There are many signs reminding guests of blind corners or service road crossings. There are single track trails that split off from the main trail. At this point many of those aren’t yet legal or marked, but if you are in question as to whether to go right or left at any of these intersections, choose the wider of the two options.
Even with the road nearby, it was very quiet, and I could hear the wind in the trees for most of the journey. This is one of many beautiful features of well-designed trail. The Hoot Owl dips into several seasonal creeks, offering a burst of green foliage, and I am sure during monsoon season, offers a cool splash in the water. It was very dry when I was out in June, which reminded me of how important it is to bring extra water. I went through more than I expected with the heat and was glad I had my extra gallon in the truck (in the summertime when I adventure, I always keep an extra gallon at the vehicle for the unexpected. It is an easy thing to do and has come in handy more times than I can count).
The Hoot Owl Trail can be used in many ways: as an out and back, an end to end, or as a loop with the Homestead Trail if you cross over Walker Road. It could also be connected to an all-day moto adventure. This trail is even something I would consider off-road stroller friendly. No matter what adventure you choose, I am sure you will be as pleasantly surprised as I was. Enjoy!
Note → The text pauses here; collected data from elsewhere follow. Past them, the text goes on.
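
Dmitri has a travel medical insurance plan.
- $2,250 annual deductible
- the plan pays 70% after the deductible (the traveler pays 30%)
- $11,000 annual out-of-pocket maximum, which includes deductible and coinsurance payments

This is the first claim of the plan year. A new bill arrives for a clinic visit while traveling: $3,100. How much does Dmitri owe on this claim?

$2,505

The full $2,250 deductible is still open; $2,250 of this bill applies to it.
After the $2,250 deductible portion, $3,100 − $2,250 = $850 is subject to coinsurance.
Traveler's 30% share of $850 is $255.
So the traveler owes $2,250 + $255 = $2,505 before any cap.
Year-to-date out-of-pocket becomes $0 + $2,505 = $2,505, still under the $11,000 maximum, so no cap applies.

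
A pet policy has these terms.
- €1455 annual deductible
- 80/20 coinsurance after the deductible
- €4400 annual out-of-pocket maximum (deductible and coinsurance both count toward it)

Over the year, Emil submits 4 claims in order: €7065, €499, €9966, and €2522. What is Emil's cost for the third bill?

#1 (€7065): €1455 finishes the deductible; €5610 goes to coinsurance; 20% of €5610 = €1122. Owner owes €2577 (running OOP €2577).
#2 (€499): deductible met; 20% of €499 = €99.80. Owner owes €99.80 (running OOP €2676.80).
#3 (€9966): deductible met; 20% of €9966 = €1993.20. Adding that to €2676.80 gives €4670, past the €4400 cap; owner pays only €4400 − €2676.80 = €1723.20.

€1723.20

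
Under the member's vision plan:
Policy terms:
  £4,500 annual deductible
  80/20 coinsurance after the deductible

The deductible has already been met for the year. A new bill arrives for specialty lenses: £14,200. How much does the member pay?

The deductible is already satisfied, so the full bill goes to coinsurance.
Member's 20% share of £14,200 is £2,840.

£2,840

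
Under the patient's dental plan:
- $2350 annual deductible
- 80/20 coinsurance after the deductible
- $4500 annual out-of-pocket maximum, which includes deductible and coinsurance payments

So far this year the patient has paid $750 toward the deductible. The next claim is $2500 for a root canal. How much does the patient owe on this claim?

$1780

Deductible still to meet: $2350 − $750 = $1600.
The remaining $900 (= $2500 − $1600) moves to coinsurance.
20% of $900 = $180 falls to the patient.
Patient responsibility before any cap: $1600 + $180 = $1780.
Cumulative spending $750 + $1780 = $2530 stays under the $4500 maximum.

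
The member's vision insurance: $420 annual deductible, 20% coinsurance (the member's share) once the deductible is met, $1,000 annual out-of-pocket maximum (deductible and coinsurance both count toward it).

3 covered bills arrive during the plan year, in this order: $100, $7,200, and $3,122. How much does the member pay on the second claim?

Bill 1, $100: fully absorbed by the deductible. Member pays $100; OOP now $100.
Bill 2, $7,200: deductible takes $320, $6,880 remains; member's 20% is $1,376. Together that's $320 + $1,376 = $1,696. OOP would hit $1,796 > $1,000, so the cap limits the member to $1,000 − $100 = $900.

$900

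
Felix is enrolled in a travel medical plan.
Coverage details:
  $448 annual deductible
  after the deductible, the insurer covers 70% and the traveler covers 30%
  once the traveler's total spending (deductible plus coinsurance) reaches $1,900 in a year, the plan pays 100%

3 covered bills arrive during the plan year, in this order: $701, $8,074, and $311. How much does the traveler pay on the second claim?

Claim 1 ($701): $448 to deductible, leaving $253; coinsurance $253 × 30% = $75.90. Traveler owes $523.90 (running OOP $523.90).
Claim 2 ($8,074): deductible already satisfied, so traveler's share is 30% × $8,074 = $2,422.20. OOP would hit $2,946.10 > $1,900, so the cap limits the traveler to $1,900 − $523.90 = $1,376.10.

$1,376.10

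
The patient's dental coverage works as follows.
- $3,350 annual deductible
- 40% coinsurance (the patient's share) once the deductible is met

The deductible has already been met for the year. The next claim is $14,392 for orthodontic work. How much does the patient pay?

The deductible is already satisfied, so the full bill goes to coinsurance.
40% of $14,392 = $5,756.80 falls to the patient.

$5,756.80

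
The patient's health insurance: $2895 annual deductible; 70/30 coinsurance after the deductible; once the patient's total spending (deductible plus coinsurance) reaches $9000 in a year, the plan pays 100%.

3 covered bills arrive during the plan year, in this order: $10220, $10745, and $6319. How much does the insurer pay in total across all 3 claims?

$18284

Claim 1 ($10220): $2895 finishes the deductible; $7325 goes to coinsurance; coinsurance $7325 × 30% = $2197.50. Patient owes $5092.50 (running OOP $5092.50). Plan pays $10220 − $5092.50 = $5127.50.
Claim 2 ($10745): 30% coinsurance on $10745 = $3223.50. Patient pays $3223.50; OOP now $8316. Plan pays $10745 − $3223.50 = $7521.50.
Claim 3 ($6319): 30% coinsurance on $6319 = $1895.70. Adding that to $8316 gives $10211.70, past the $9000 cap; patient pays only $9000 − $8316 = $684. Plan pays $6319 − $684 = $5635.
Insurer total: $5127.50 + $7521.50 + $5635 = $18284.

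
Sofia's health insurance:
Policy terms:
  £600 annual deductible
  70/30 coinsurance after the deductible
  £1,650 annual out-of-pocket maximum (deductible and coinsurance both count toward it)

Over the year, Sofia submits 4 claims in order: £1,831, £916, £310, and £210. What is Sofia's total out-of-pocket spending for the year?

#1 (£1,831): £600 finishes the deductible; £1,231 goes to coinsurance; coinsurance £1,231 × 30% = £369.30. Cost to patient: £969.30. OOP to date £969.30.
#2 (£916): 30% coinsurance on £916 = £274.80. Cost to patient: £274.80. OOP to date £1,244.10.
#3 (£310): deductible met; 30% of £310 = £93. Patient pays £93; OOP now £1,337.10.
#4 (£210): deductible already satisfied, so patient's share is 30% × £210 = £63. Cost to patient: £63. OOP to date £1,400.10.
Summing the patient's payments: £969.30 + £274.80 + £93 + £63 = £1,400.10.

£1,400.10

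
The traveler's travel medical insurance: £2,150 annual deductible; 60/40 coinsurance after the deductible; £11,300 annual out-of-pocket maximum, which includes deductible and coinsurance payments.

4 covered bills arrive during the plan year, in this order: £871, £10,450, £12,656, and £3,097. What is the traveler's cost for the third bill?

Bill 1, £871: entire amount goes to the deductible. Traveler owes £871 (running OOP £871).
Bill 2, £10,450: deductible takes £1,279, £9,171 remains; traveler's 40% is £3,668.40. Cost to traveler: £4,947.40. OOP to date £5,818.40.
Bill 3, £12,656: 40% coinsurance on £12,656 = £5,062.40. Cost to traveler: £5,062.40. OOP to date £10,880.80.

£5,062.40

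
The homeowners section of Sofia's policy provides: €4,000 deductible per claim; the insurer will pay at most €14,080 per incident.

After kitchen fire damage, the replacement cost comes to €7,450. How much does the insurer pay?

Less the €4,000 deductible: €7,450 − €4,000 = €3,450.
€3,450 ≤ €14,080, so the limit doesn't bind; insurer pays €3,450.

€3,450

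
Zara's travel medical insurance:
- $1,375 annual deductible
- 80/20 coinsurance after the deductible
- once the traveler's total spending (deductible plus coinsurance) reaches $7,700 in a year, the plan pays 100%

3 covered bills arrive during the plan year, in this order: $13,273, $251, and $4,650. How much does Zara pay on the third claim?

$930

Claim 1 — $13,273: $1,375 finishes the deductible; $11,898 goes to coinsurance; traveler's 20% is $2,379.60. Traveler pays $3,754.60; OOP now $3,754.60.
Claim 2 — $251: deductible met; 20% of $251 = $50.20. Traveler owes $50.20 (running OOP $3,804.80).
Claim 3 — $4,650: deductible met; 20% of $4,650 = $930. Traveler owes $930 (running OOP $4,734.80).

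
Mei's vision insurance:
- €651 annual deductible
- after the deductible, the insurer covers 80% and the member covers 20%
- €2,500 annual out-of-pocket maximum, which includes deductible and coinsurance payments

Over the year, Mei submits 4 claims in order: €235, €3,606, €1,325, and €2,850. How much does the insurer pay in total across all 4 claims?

€5,892

Bill 1, €235: entire amount goes to the deductible. Member pays €235; OOP now €235. Plan pays €235 − €235 = €0.
Bill 2, €3,606: €416 finishes the deductible; €3,190 goes to coinsurance; coinsurance €3,190 × 20% = €638. Member owes €1,054 (running OOP €1,289). Plan pays €3,606 − €1,054 = €2,552.
Bill 3, €1,325: deductible met; 20% of €1,325 = €265. Member owes €265 (running OOP €1,554). Plan pays €1,325 − €265 = €1,060.
Bill 4, €2,850: 20% coinsurance on €2,850 = €570. Cost to member: €570. OOP to date €2,124. Insurer: €2,850 − €570 = €2,280.
Insurer total = bills − member's total = €8,016 − €2,124 = €5,892.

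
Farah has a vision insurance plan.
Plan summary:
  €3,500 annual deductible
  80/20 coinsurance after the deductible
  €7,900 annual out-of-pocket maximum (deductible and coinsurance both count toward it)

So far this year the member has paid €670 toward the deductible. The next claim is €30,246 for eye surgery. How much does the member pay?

€670 of the €3,500 deductible is already met, leaving €2,830.
The remaining €27,416 (= €30,246 − €2,830) moves to coinsurance.
Coinsurance: €27,416 × 20% = €5,483.20.
So the member owes €2,830 + €5,483.20 = €8,313.20 before any cap.
Year-to-date out-of-pocket would reach €670 + €8,313.20 = €8,983.20, above the €7,900 maximum, so the member pays only €7,900 − €670 = €7,230.

€7,230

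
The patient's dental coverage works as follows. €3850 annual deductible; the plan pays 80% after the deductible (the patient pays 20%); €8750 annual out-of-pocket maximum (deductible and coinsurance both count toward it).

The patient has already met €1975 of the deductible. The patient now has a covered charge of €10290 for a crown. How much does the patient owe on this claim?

Remaining deductible: €3850 − €1975 = €1875.
After the €1875 deductible portion, €10290 − €1875 = €8415 is subject to coinsurance.
Patient's 20% share of €8415 is €1683.
Patient responsibility before any cap: €1875 + €1683 = €3558.
Year-to-date out-of-pocket becomes €1975 + €3558 = €5533, still under the €8750 maximum, so no cap applies.

€3558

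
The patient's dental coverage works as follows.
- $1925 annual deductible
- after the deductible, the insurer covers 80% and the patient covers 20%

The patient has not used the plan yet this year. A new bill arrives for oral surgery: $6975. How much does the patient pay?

Deductible not yet touched, so the first $1925 of the bill goes to the deductible.
The remaining $5050 (= $6975 − $1925) moves to coinsurance.
Coinsurance: $5050 × 20% = $1010.
Patient responsibility: $1925 + $1010 = $2935.

$2935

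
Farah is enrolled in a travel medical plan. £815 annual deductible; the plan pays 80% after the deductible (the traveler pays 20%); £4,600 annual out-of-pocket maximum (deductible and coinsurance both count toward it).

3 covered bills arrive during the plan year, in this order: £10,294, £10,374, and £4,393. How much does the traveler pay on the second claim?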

A quick note: There are many spots on this trail where corners have been frequently cut. This is trail damage. Cutting corners destroys vegetation, causes drainage issues, and is just bad trail etiquette. Trail building and maintenance take an immense number of hours, most of which are volunteer hours. When a corner has been cut and a new trail is formed the erosion caused can have serious damaging effects on the rest of the trail. If you are in such a hurry that you feel you need to cut the corner, you probably should be out on the trail at all.